Performance depends on document size, page count, file format, regional distance, service load, network path, and downstream processing. Layout analysis may be suitable for near-real-time workflows, but large document batches should usually run asynchronously with queues and monitoring. Operators should track analysis duration, queue wait, retry rate, search enrichment time, and reviewer backlog. Performance tuning may involve splitting large jobs, filtering unnecessary files, colocating storage and AI resources, and avoiding synchronous user waits for long documents. The goal is predictable document throughput, not just a fast single-file demo.
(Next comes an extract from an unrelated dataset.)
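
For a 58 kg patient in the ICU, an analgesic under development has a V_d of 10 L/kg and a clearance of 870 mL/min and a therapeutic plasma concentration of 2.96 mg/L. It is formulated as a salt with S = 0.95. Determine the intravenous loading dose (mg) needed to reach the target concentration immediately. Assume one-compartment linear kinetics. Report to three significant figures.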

Measured evidence helps engineers tune page complexity, request size, batching, and downstream processing latency instead of guessing during pressure.

Operations

Operations teams manage layout model usage through resource configuration, API monitoring, storage integration, pipeline health, and exception review. They inspect Document Intelligence resources, private endpoints, keys or identity, diagnostic settings, request counts, failed operations, and downstream consumers such as Azure AI Search or workflow apps. Azure CLI is useful for confirming the Azure resource and access boundary, while application telemetry shows analysis results and failures. Runbooks should cover quota pressure, bad document batches, private endpoint failures, key rotation, search index enrichment errors, and how reviewers correct layout-related issues. The operating model gives support teams repeatable evidence for model version checks, request monitoring, and review queue handling.

Common mistakes

  • Expecting layout analysis to replace business-specific extraction rules or human review.
  • Sending sensitive documents without checking result storage and diagnostic logging paths.
  • Testing only clean sample files and ignoring scanned, rotated, or complex real documents.
  • Reprocessing unchanged documents and paying repeatedly for the same layout output.